This thriller starring Shin Min-a opened soft. Now it's outdrawing 'Toy Story 5' in Korea

‘The Eyes’ hit 1 million admissions Thursday, powered by social media buzz and a distributor known for turning slow starts into hits

Shin Min-a stars in "The Eyes" (By4m Studio)
Shin Min-a stars in “The Eyes” (By4m Studio)

When “The Eyes” opened on June 24, almost nobody was betting on it.

Homegrown thrillers have had a rough few years at the box office, and director Yeom Ji-ho’s remake of the 2010 Spanish chiller “Julia’s Eyes” looked like more of the same: A mid-budget genre picture destined to slip out of theaters and onto streaming within weeks.

The one real draw was Shin Min-a, in a dual role as twins — a ceramic artist who dies under murky circumstances and a photographer who investigates the death as her own eyesight fails. But for all her television hits, Shin has never quite broken through in film.

The debut did little to change minds. The first weekend brought a decent but unspectacular 232,947 admissions, and early reactions were mixed, with many finding the story predictable.

Then the numbers turned. Second-weekend attendance jumped 54.5 percent to 359,843, second only to “Toy Story 5,” which opened a week earlier. Weekday ticket sales have been surprisingly solid, with the film outselling the Pixar sequel on every one of them so far in July.

On Thursday, its 16th day in theaters, “The Eyes” topped 1 million admissions, according to the Korean Film Council’s box office tracker — good for No. 2 on the daily chart behind Disney’s live-action “Moana,” which bowed a day earlier.

That makes it the sixth Korean film to reach the mark this year, and the second homegrown horror title, after April’s breakout “Salmokji,” a reservoir-set ghost chiller that defied expectations on its way to more than 3.2 million admissions.

Breaking even is another matter — “The Eyes” reportedly needs about 1.8 million admissions to recoup its budget in theaters — but the target no longer looks far-fetched. Just this Wednesday, the government began handing out a second round of discount coupons, 2.05 million vouchers each worth 6,000 won ($3.90) off a ticket, a move expected to give summer moviegoing another lift.

The first batch, released in May, drove weekly box office revenue up nearly 48 percent, according to the Culture Ministry.
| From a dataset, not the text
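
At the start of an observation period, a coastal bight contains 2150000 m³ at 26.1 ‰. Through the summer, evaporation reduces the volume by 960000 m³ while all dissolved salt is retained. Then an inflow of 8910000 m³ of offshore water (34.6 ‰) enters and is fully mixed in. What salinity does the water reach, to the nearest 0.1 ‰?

36.1 ‰

After evaporation: salt = 2,150,000×26.1 = 56,115,000; volume = 2,150,000 − 960,000 = 1,190,000 m³
After mixing: salt = 56,115,000 + 8,910,000×34.6 = 364,401,000; volume = 1,190,000 + 8,910,000 = 10,100,000 m³
S = 364,401,000 / 10,100,000 = 36.0793 ‰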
Behind the surge, by most accounts, is social media, where younger viewers in their teens and 20s are leading the conversation. Posts and short-form clips teasing the film’s twist, many under clickbait-style headlines, have flooded social feeds.
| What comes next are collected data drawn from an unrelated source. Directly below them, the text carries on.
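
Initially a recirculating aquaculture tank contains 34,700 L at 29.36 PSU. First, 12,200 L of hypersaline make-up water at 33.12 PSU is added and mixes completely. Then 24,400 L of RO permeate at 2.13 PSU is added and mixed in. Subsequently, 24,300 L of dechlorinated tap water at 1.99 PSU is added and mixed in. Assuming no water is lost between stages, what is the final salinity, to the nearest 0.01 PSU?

By conservation of dissolved salt,
Initial salt = 34,700×29.36 = 1,018,792
After stage 1: salt = 1,018,792 + 12,200×33.12 = 1,422,856; volume = 46,900 L; S = 30.338 PSU
After stage 2: salt = 1,422,856 + 24,400×2.13 = 1,474,828; volume = 71,300 L; S = 20.685 PSU
After stage 3: salt = 1,474,828 + 24,300×1.99 = 1,523,185; volume = 95,600 L
S = 1,523,185 / 95,600 = 15.9329 PSU

15.93 PSU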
That hype was building even before release, when audiences at advance screenings were asked to sign agreements promising not to reveal the ending — a stunt the marketing quickly folded into its pitch.

As it happens, that kind of push is familiar terrain for distributor By4M Studio, known in the industry for social media-savvy campaigns aimed at young users. Founded in 2017 as a digital ad agency, the company branched into publishing, music and beauty before moving into film distribution in 2022.

Its titles have made a habit of building past opening week on the strength of word of mouth and online chatter. The long-shelved tearjerker “The Firefighters” (2024) picked up steam in its second week on the way to 3.8 million admissions, the comedy sequel “Hitman 2” (2025) followed a similar arc to 2.5 million, and the A24 horror import “Backrooms” rode a viral campaign past 1 million this spring.

Nowhere was the pattern clearer than with “Noise.” The roughly $2.5 million horror film, about a woman searching for her missing sister in an apartment complex plagued by unexplained noise, opened June 25 last year against “F1: The Movie” and “Jurassic World Rebirth,” and drew barely 200,000 tickets through its first weekend.

From there, weekday attendance climbed for three straight weeks. The film hit its break-even point on day 18 and finished its run at 1.7 million.

For “The Eyes,” though, time is short. Na Hong-jin’s alien epic “Hope” — the director’s first film since “The Wailing” (2016), and reportedly the most expensive Korean production to date — lands July 15 off a Cannes competition premiere and is expected to dominate screens from day one. That leaves the thriller one last weekend to keep the momentum going.